На самом деле, однако, дело обстоит совершенно иначе. Наукообразный, анемичный, невыразительный слог интеллигента совершенно не способен передать самую природу описываемых событий. В этом унылом изложении факт ничуть не поражает нас своей чудовищностью. Он даже обретает налет известной благопристойности.
А своеобразное зрение зощенковского рассказчика, его характернейшая лексика не только не искажают факт и даже не только делают его более осязаемым и конкретным. Они вскрывают самую суть факта. Вскрывают, так сказать, его внутреннюю реальность.
Выясняется, что отражение факта в сознании зощенковского героя более адекватно этому факту, нежели его отражение в сознании (и речевом строе) интеллигента (журналиста или историка).
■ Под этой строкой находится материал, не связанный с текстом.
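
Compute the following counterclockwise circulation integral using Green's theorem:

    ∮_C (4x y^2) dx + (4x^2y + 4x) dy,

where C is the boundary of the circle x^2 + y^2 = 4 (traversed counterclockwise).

Green's theorem converts the closed line integral into a double integral over the enclosed region D:

    ∮_C P dx + Q dy = ∬_D (∂Q/∂x - ∂P/∂y) dA.

Here P = 4x y^2, Q = 4x^2y + 4x, so

    ∂Q/∂x = 8x y + 4,    ∂P/∂y = 8x y,
    ∂Q/∂x - ∂P/∂y = 4.

D is the region x^2 + y^2 ≤ 4. Evaluating the double integral:

In polar coordinates (x = r cos θ, y = r sin θ, dA = r dr dθ) the integrand becomes 4, so

    ∬_D (4) dA = ∫_0^{2π} ∫_0^{2} (4) · r dr dθ.

Inner (r from 0 to 2): 8.
Outer (θ from 0 to 2π): 16π.

Therefore ∮_C P dx + Q dy = 16π.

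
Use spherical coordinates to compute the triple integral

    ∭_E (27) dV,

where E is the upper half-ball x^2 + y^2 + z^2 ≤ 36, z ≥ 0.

In spherical coordinates, x = ρ sin(φ) cos(θ), y = ρ sin(φ) sin(θ), z = ρ cos(φ), and dV = ρ^2 sin(φ) dρ dφ dθ.

The integrand becomes 27, so

    ∭_E (27) dV = ∫_{0}^{2π} ∫_{0}^{π/2} ∫_{0}^{6} (27) · ρ^2 sin(φ) dρ dφ dθ.

Inner (ρ): 1944sin(φ).
Middle (φ): 1944.
Outer (θ): 3888π.

Therefore the triple integral equals 3888π.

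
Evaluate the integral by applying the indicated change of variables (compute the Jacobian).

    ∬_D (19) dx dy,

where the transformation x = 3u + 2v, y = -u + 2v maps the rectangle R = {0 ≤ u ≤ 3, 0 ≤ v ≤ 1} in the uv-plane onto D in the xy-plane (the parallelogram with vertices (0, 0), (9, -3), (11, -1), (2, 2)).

Compute the Jacobian determinant of (x, y) with respect to (u, v):

    ∂(x,y)/∂(u,v) = | 3  2 | = (3)(2) - (2)(-1) = 8.
                   | -1  2 |

Its absolute value is |J| = 8 (the area scaling factor).

Substituting x = 3u + 2v, y = -u + 2v into the integrand,

    19 → 19,

so the integral becomes

    ∬_R (19) · |J| du dv = ∫_0^3 ∫_0^1 (152) dv du.

Inner (v): 152.
Outer (u): 456.

Therefore ∬_D (19) dx dy = 456.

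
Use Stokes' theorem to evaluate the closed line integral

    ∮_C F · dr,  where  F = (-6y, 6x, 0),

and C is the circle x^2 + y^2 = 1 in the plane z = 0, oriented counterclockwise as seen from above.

Let S be the flat disk x^2 + y^2 ≤ 1 in the plane z = 0, with upward unit normal n̂ = ẑ. By Stokes' theorem,

    ∮_C F · dr = ∬_S (∇ × F) · n̂ dS = ∬_D (curl F)_z dA,

where D is the disk x^2 + y^2 ≤ 1.

Compute the curl of F = (-6y, 6x, 0):
    (∇ × F)_x = ∂F_z/∂y - ∂F_y/∂z = 0,
    (∇ × F)_y = ∂F_x/∂z - ∂F_z/∂x = 0,
    (∇ × F)_z = ∂F_y/∂x - ∂F_x/∂y = 12.

On z = 0, (curl F)_z = 12.

Convert to polar (x = r cos θ, y = r sin θ, dA = r dr dθ); the integrand becomes 12, so

    ∬_D (curl F)_z dA = ∫_0^{2π} ∫_0^{1} (12) · r dr dθ.

Inner (r from 0 to 1): 6.
Outer (θ from 0 to 2π): 12π.

Therefore ∮_C F · dr = 12π.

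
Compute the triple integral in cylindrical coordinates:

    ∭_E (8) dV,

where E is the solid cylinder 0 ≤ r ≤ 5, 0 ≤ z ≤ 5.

In cylindrical coordinates, x = r cos(θ), y = r sin(θ), z = z, and dV = r dr dθ dz.

The integrand becomes 8, so

    ∭_E (8) dV = ∫_{0}^{2π} ∫_{0}^{5} ∫_{0}^{5} (8) · r dz dr dθ.

Inner (z): 40r.
Middle (r from 0 to 5): 500.
Outer (θ): 1000π.

Therefore the triple integral equals 1000π.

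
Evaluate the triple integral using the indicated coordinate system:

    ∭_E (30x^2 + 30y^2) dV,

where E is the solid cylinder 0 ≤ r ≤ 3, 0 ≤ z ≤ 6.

In cylindrical coordinates, x = r cos(θ), y = r sin(θ), z = z, and dV = r dr dθ dz.

The integrand becomes 30r^2, so

    ∭_E (30x^2 + 30y^2) dV = ∫_{0}^{2π} ∫_{0}^{3} ∫_{0}^{6} (30r^2) · r dz dr dθ.

Inner (z): 180r^3.
Middle (r from 0 to 3): 3645.
Outer (θ): 7290π.

Therefore the triple integral equals 7290π.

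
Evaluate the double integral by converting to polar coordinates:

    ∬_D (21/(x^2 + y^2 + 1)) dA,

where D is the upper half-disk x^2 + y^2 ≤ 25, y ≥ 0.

The region D is 0 ≤ r ≤ 5, 0 ≤ θ ≤ π in polar coordinates, where x = r cos(θ), y = r sin(θ), and dA = r dr dθ.

Under the substitution, the integrand becomes 21/(r^2 + 1), so

    ∬_D (21/(x^2 + y^2 + 1)) dA = ∫_{0}^{π} ∫_{0}^{5} (21/(r^2 + 1)) · r dr dθ.

Inner integral (in r): ∫_{0}^{5} (21/(r^2 + 1)) · r dr = 21log(26)/2.

Outer integral (in θ): ∫_{0}^{π} (21log(26)/2) dθ = 21π log(26)/2.

Therefore ∬_D (21/(x^2 + y^2 + 1)) dA = 21π log(26)/2.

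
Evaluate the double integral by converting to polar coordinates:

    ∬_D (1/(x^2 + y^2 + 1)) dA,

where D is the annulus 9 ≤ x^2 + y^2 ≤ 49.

The region D is 3 ≤ r ≤ 7, 0 ≤ θ ≤ 2π in polar coordinates, where x = r cos(θ), y = r sin(θ), and dA = r dr dθ.

Under the substitution, the integrand becomes 1/(r^2 + 1), so

    ∬_D (1/(x^2 + y^2 + 1)) dA = ∫_{0}^{2π} ∫_{3}^{7} (1/(r^2 + 1)) · r dr dθ.

Inner integral (in r): ∫_{3}^{7} (1/(r^2 + 1)) · r dr = log(5)/2.

Outer integral (in θ): ∫_{0}^{2π} (log(5)/2) dθ = π log(5).

Therefore ∬_D (1/(x^2 + y^2 + 1)) dA = π log(5).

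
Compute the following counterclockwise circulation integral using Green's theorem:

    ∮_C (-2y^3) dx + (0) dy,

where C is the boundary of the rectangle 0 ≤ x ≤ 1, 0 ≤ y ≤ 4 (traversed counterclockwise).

Green's theorem converts the closed line integral into a double integral over the enclosed region D:

    ∮_C P dx + Q dy = ∬_D (∂Q/∂x - ∂P/∂y) dA.

Here P = -2y^3, Q = 0, so

    ∂Q/∂x = 0,    ∂P/∂y = -6y^2,
    ∂Q/∂x - ∂P/∂y = 6y^2.

D is the region 0 ≤ x ≤ 1, 0 ≤ y ≤ 4. Evaluating the double integral:

    ∬_D (6y^2) dA = ∫_0^{1} ∫_0^{4} (6y^2) dy dx.

Inner (y from 0 to 4): 128.
Outer (x from 0 to 1): 128.

Therefore ∮_C P dx + Q dy = 128.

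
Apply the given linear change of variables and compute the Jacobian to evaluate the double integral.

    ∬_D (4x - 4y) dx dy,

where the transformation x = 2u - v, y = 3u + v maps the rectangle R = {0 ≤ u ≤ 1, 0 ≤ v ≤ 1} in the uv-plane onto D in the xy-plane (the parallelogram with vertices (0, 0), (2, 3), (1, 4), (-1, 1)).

Compute the Jacobian determinant of (x, y) with respect to (u, v):

    ∂(x,y)/∂(u,v) = | 2  -1 | = (2)(1) - (-1)(3) = 5.
                   | 3  1 |

Its absolute value is |J| = 5 (the area scaling factor).

Substituting x = 2u - v, y = 3u + v into the integrand,

    4x - 4y → -4u - 8v,

so the integral becomes

    ∬_R (-4u - 8v) · |J| du dv = ∫_0^1 ∫_0^1 (-20u - 40v) dv du.

Inner (v): -20u - 20.
Outer (u): -30.

Therefore ∬_D (4x - 4y) dx dy = -30.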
Распространенное убеждение, что причудливый зощенковский язык, которым написаны исторические новеллы «Голубой книги», имеет целью охарактеризовать рассказчика, – не совсем беспочвенно. Но оно верно лишь наполовину.
Как правило, у Зощенко даже какое-нибудь одно словечко несет двойную функцию. Как говорится, стреляет туда и сюда.
Вот, например, рассказывается история коварного убийства германского императора Генриха Седьмого. Его отравили в церкви: подсыпали ему яд в Святое причастие.
Там у них было, если помните, несколько Генрихов. Собственно, семь. Генрих Птицелов. Он, вероятно, любил птиц ловить. Скорей всего, надо предполагать, что это была какая-нибудь порядочная балда, что он за птицами гонялся, вместо того чтобы править.
Потом был у них такой Генрих Мореплаватель. Этому, наверное, нравилось любоваться морем. Или он, может быть, любил посылать морские экспедиции. Впрочем, он, кажется, правил в Англии или Португалии. Где-то, одним словом, в тех краях. Для общего хода истории это абсолютно неважно, где находился этот Генрих. А что касается Германии, то там, кроме того, были еще какие-то маловыдающиеся Генрихи.
И, наконец, этот наш несчастный труженик – Генрих Седьмой. Он правил Германией еще значительно до фашизма. Он был у них императором в четырнадцатом веке.
Может показаться, что фраза «Он правил Германией еще значительно до фашизма» имеет только одну-единственную функцию: она характеризует рассказчика, для которого история – это темный лес, где ему ничего не стоит заблудиться. Еле-еле, с грехом пополам, он еще может как-то сориентироваться в том, что у нас происходит «на сегодняшнее число».
Докладчик:
– На сегодняшнее число мы имеем в Германии фашизм.
Голос с места:
– Да это не мы имеем фашизм! Это они имеют фашизм! Мы имеем на сегодняшнее число советскую власть.
Илья Ильф. «Записные книжки»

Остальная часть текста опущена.